# Fair price to pay for a 2003 Trek 5200?



## CarbonFrk (Jul 30, 2008)

I'm in the market for a new bike, specifically from the Trek line. After quite a bit of reading, I'm thinking a 5200 is my choice. I found a 2003 at a lbs, but they are selling it on consignment, so I'm not sure how fair the price is ($1000).

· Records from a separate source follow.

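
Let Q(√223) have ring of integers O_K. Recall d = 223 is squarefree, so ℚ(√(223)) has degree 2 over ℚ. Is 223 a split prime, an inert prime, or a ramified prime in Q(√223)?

223 is ramified

223 mod 4 = 3, hence disc K = 4·223 = 892 and O_K = ℤ[√223].
223 divides disc(K) = 892, so 223 ramifies.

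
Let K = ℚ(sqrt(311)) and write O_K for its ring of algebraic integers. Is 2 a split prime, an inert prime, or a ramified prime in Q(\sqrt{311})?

2 is ramified

d = 311 ≡ 3 (mod 4), so O_K = ℤ[√311] and disc(K) = 4d = 1244.
disc(K) = 1244 = 2·622, so p = 2 is ramified.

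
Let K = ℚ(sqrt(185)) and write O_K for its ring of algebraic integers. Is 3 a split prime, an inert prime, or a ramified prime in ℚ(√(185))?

Since 185 ≡ 1 mod 4, the ring of integers is ℤ[(1+√185)/2] with discriminant 185.
Since gcd(3, 185) = 1 the prime 3 does not ramify.
Legendre symbol by Euler's criterion: (185/3) ≡ 185^1 ≡ 2 (mod 3), i.e. (185/3) = -1.
Legendre symbol -1 ⇒ 3 is inert.

3 remains inert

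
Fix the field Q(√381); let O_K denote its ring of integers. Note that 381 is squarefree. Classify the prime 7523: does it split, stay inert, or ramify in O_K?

Since 381 ≡ 1 mod 4, the ring of integers is ℤ[(1+√381)/2] with discriminant 381.
Since gcd(7523, 381) = 1 the prime 7523 does not ramify.
(381/7523) = 381^3761 mod 7523 = 7522, giving Legendre symbol -1.
d is a non-residue mod p, hence 7523 remains inert in O_K.

inert — (7523) stays prime in O_K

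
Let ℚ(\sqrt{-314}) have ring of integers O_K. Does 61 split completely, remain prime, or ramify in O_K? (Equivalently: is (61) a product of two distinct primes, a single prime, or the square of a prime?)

splits completely

d = -314 ≡ 2 (mod 4), so O_K = ℤ[√-314] and disc(K) = 4d = -1256.
Since gcd(61, -1256) = 1 the prime 61 does not ramify.
Compute (-314/61) via Euler: 52^((61-1)/2) mod 61 = 1, so (-314/61) = 1.
(-314/61) = 1, so 61 splits.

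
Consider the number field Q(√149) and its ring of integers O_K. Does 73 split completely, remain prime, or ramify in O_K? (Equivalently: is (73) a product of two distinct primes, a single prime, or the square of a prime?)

p splits

d = 149 ≡ 1 (mod 4), so O_K = ℤ[(1+√149)/2] and disc(K) = d = 149.
Since gcd(73, 149) = 1 the prime 73 does not ramify.
Compute (149/73) via Euler: 3^((73-1)/2) mod 73 = 1, so (149/73) = 1.
(149/73) = 1, so 73 splits.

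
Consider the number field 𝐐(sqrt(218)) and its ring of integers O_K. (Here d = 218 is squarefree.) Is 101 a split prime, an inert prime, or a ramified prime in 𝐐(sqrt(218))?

218 mod 4 = 2, hence disc K = 4·218 = 872 and O_K = ℤ[√218].
disc(K) = 872 is not divisible by 101; 101 is unramified.
Euler's criterion: 218^50 mod 101 = 1. Thus (218|101) = 1.
d is a quadratic residue mod p, hence 101 splits in O_K.

p splits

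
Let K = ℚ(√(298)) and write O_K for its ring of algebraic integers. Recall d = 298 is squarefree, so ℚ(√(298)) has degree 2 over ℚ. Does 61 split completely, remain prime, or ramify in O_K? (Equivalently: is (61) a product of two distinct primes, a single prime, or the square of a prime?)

298 mod 4 = 2, hence disc K = 4·298 = 1192 and O_K = ℤ[√298].
Since gcd(61, 1192) = 1 the prime 61 does not ramify.
Euler's criterion: 298^30 mod 61 = 60. Thus (298|61) = -1.
(298/61) = -1, so 61 is inert.

inert — (61) stays prime in O_K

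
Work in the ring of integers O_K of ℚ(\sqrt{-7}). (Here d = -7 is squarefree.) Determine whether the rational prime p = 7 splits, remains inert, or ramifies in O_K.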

Any idea if this is fair, or a bit much for a 5 year old bike? It's in great condition, and has all stock components.

Thanks!


----------



## 08Madone5.2 (Dec 25, 2007)

If its the right size, give it a shot. Worst case scenario, you could resell it if you don't like it. I'd feel pretty confident in the purchase from a reputable LBS. Just try to ascertain to the best of your ability and that of the LBS, that the carbon frame has no cracks or damage. Components can always be upgraded down the road.


----------



## CarbonFrk (Jul 30, 2008)

Good point - although I don't think that the LBS will stand behind the quality of the bike since it is cosignment and they are just an agent for the seller. So you think that $1000 is reasonable for a 5 year old bike?


----------



## 08Madone5.2 (Dec 25, 2007)

If its in good shape and fits you properly. Do you think the LBS will be honest with you or are they just trying to move it??? Take someone along with you who knows about bikes and who you can trust.


----------



## Rider07 (Feb 25, 2007)

Look at the components as well. I believe that bike should have Race Lite wheels and full ultegra. If items have been changed out it may be because there are a lot of miles on the bike. Then again there may be a lot of miles and the parts on the bike are worn out. If parts have been changed were they upgraded or replaced with inferior stuff? I would take someone very knowledgable with you. For 1,000.00 the bike should be in very good condition and not need any work. If you have to put a bottom bracket, chain, cassett, wheels, cables, ect. on it before you ride its not such a good deal.


----------



## Blue CheeseHead (Jul 14, 2008)

Check the completed auctions on E-Bay for market pricing. $1,000 sounds about right. I sold my 1999 5200 on E-bay a few months ago for about $800.

If the frame is your size and is in good working order then you would have a bike that is much better than what you would buy new for $1,000.


----------